Os símbolos de poder (explícitos: escritórios; reuniões; almoços; ou inconscientes: EJLE; rotinas de distância) determinam como seus colaboradores devem comportar-se e como não. Como símbolos que são, se traduzem em marcos ou mensagens inequívocas que impulsionam a forma de “se pensar”, de perceber-se, de projetar-se dentro dela, tanto no individual como no coletivo. Se transformam em pilares para a cultura de uma organização. Ao mesmo tempo, podem se converter nos maiores obstáculos para que essa cultura evolua.
Em uma empresa de tecnologia que, atualmente, aproveita como poucas o desafio da pandemia para redefinir sua cultura empresarial, o CEO nos ilustrou da seguinte forma: “Os colaboradores de postos de trabalho médios estão respondendo de forma excelente a esta mudança.
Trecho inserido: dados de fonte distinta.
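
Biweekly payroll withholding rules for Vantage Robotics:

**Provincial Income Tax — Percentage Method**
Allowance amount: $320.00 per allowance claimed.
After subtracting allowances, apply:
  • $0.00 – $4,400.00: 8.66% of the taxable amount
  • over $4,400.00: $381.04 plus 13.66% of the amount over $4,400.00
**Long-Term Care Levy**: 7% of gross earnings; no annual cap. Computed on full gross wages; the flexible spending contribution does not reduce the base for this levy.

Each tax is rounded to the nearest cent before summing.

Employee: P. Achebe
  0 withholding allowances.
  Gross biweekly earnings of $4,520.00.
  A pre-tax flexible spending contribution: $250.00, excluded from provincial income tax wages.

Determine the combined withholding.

Provincial Income Tax: taxable = $4,520.00 − $250.00 = $4,270.00
  8.66% × $4,270.00 = $369.78
Long-Term Care Levy: 7% × $4,520.00 = $316.40
Total: $369.78 + $316.40 = $686.18

$686.18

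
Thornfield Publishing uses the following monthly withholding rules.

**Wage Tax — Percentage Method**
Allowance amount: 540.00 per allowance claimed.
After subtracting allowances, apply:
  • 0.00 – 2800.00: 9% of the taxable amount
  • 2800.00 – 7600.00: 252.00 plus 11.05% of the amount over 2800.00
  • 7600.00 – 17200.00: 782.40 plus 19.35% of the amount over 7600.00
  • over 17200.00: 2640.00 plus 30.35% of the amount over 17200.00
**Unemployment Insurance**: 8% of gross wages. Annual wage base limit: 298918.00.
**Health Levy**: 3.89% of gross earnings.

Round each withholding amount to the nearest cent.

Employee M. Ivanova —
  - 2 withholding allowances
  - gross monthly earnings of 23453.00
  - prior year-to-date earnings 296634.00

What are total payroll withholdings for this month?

Wage Tax: taxable = 23453.00 − 2×540.00 = 22373.00
  2640.00 + 30.35% × (22373.00 − 17200.00) = 2640.00 + 30.35% × 5173.00 = 4210.01
Unemployment Insurance: cap 298918.00 − YTD 296634.00 = 2284.00 subject; 8% × 2284.00 = 182.72
Health Levy: 3.89% × 23453.00 = 912.32
Total: 4210.01 + 182.72 + 912.32 = 5305.05

5305.05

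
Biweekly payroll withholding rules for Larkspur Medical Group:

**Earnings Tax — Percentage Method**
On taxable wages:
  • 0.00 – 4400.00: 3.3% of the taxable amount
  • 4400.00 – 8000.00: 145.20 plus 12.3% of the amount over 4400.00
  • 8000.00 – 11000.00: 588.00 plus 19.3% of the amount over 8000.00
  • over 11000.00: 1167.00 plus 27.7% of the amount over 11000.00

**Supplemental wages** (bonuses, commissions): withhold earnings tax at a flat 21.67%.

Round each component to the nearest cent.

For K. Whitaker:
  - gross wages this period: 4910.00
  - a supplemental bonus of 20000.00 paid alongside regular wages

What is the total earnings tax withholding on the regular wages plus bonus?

Earnings Tax: taxable = 4910.00
  145.20 + 12.3% × (4910.00 − 4400.00) = 145.20 + 12.3% × 510.00 = 207.93
Supplemental (21.67% flat on bonus): 21.67% × 20000.00 = 4334.00
Total earnings tax: 207.93 + 4334.00 = 4541.93

4541.93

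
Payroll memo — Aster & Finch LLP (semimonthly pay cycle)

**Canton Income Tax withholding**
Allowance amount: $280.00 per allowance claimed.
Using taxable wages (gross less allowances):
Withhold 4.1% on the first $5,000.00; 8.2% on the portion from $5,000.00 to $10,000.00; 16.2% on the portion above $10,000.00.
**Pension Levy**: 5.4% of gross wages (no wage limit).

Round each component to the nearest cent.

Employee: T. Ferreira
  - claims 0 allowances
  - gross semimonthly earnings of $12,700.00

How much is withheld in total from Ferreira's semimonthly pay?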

Participam, fazem parte, tomam responsabilidade. O problema aparece no top management: quando lhes peço algo tão simples como deixar seus escritórios para trabalhar em espaços mais abertos e colaborativos, quase se rebelam. ”
Não deveria surpreender: a falta de presença física que a pandemia exige ao mundo dos negócios tira da organização a plataforma de onde projetar esses símbolos. A cultura fica sem suas âncoras. A construção de “sentido”, que havia antes, perde valor.
E onde está o poder?
Os líderes e todos os integrantes de uma organização, hoje enfrentam o desafio de construir sentido comum em símbolos que funcionam de uma forma nova. Descuidar esse aspecto é colocar em jogo a dinâmica interna de nossa organização. Aproveitá-lo é uma oportunidade única para ativar o início e o desenvolvimento da cultura organizacional que o mundo pós-COVID traz. Uma cultura mais ágil, flexível, inclusiva. Será também uma cultura mais ancorada em um processo de prova e erro, no qual os símbolos de poder se definem mais em habilidades de motivar e de canalizar, eficientemente, essa motivação até chegar a um resultado do que simplesmente ordenar. Alberto Bethke, meu sócio e fundador da Olivia, costuma resumir da seguinte forma: “A liderança efetiva tem pouco a ver com gestão, mas sim com visão.
A reorganização gera uma possibilidade única para redefinir a construção de sentido e de liderança em nossas organizações. E o melhor de tudo: a oportunidade é a mesma para todos: empresas grandes, médias e pequenas.
Os ganhadores desta pandemia serão os que souberem reconhecer os símbolos que definem esse sentido e organizar suas ações em função deles.